Although an estimated four million people are on ARVs, the need is closer to 10-12 million (roughly 69 percent of people who need treatment do not have access to the required drugs). A new study by the Treatment Monitoring and Advocacy Project reports that funds from major donors such as the U.S. President’s Emergency Plan for AIDS relief (PEPFAR) and the Global Fund are flat lining, resulting in cut-backs in domestic funds and availability of treatment and prevention programs in developing countries (ITPC, 2010 ). Stalling on the AIDS response will impact upon not only on MDG 6 but also all the related MDGs, and also affect the building of stronger health systems.
In Pathologies of Power , Farmer argues that gross social inequalities that ravage communities and countries create a pattern of ill health and disability and also limits the ability of people to fully participate in society (FARMER, 2008) . Health is not only a reflection of a person’s biology or behavioural factors but also contextualized within society and prevailing norms and power relations.
Diseases such as HIV/AIDS or TB have additional layer of discrimination and stigma such that individuals and group who are perceived as sick are even more vulnerable—in other words, having HIV or TB itself is a main factor of vulnerability in society.

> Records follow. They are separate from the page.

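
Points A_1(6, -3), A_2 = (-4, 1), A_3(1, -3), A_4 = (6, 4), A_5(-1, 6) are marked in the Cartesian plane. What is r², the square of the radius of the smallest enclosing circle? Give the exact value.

By Welzl's lemma the MEC is supported by two points (diametrically opposite) or three points (on a circumcircle).
The minimum enclosing circle is determined by three boundary points: A_1, A_2, A_5.
Their circumcentre is (55/31, 29/31) with r² = 32045/961.
The farthest remaining point A_4 is at distance² 26186/961 ≤ 32045/961.

32045/961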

Therefore, a human rights response and inclusion in the MDGs framework is not only essential but also ethically necessary.
Human rights framework allows for one global standard but gives room for state particularities through progressive realization to the maximum available resources . It also does not permit retrogression on achievements. Finally, it does not let high – or middle – income countries off the hook with respect to their obligation for a global partnership. The MDGs agenda is again on centre-stage, and unless this opportunity is taken to shift the direction of MDGs towards a more nuanced approach such as human rights, then the world will continue in its trajectory of addressing poverty in a rather ad hoc manner without any moral or normative underpinnings.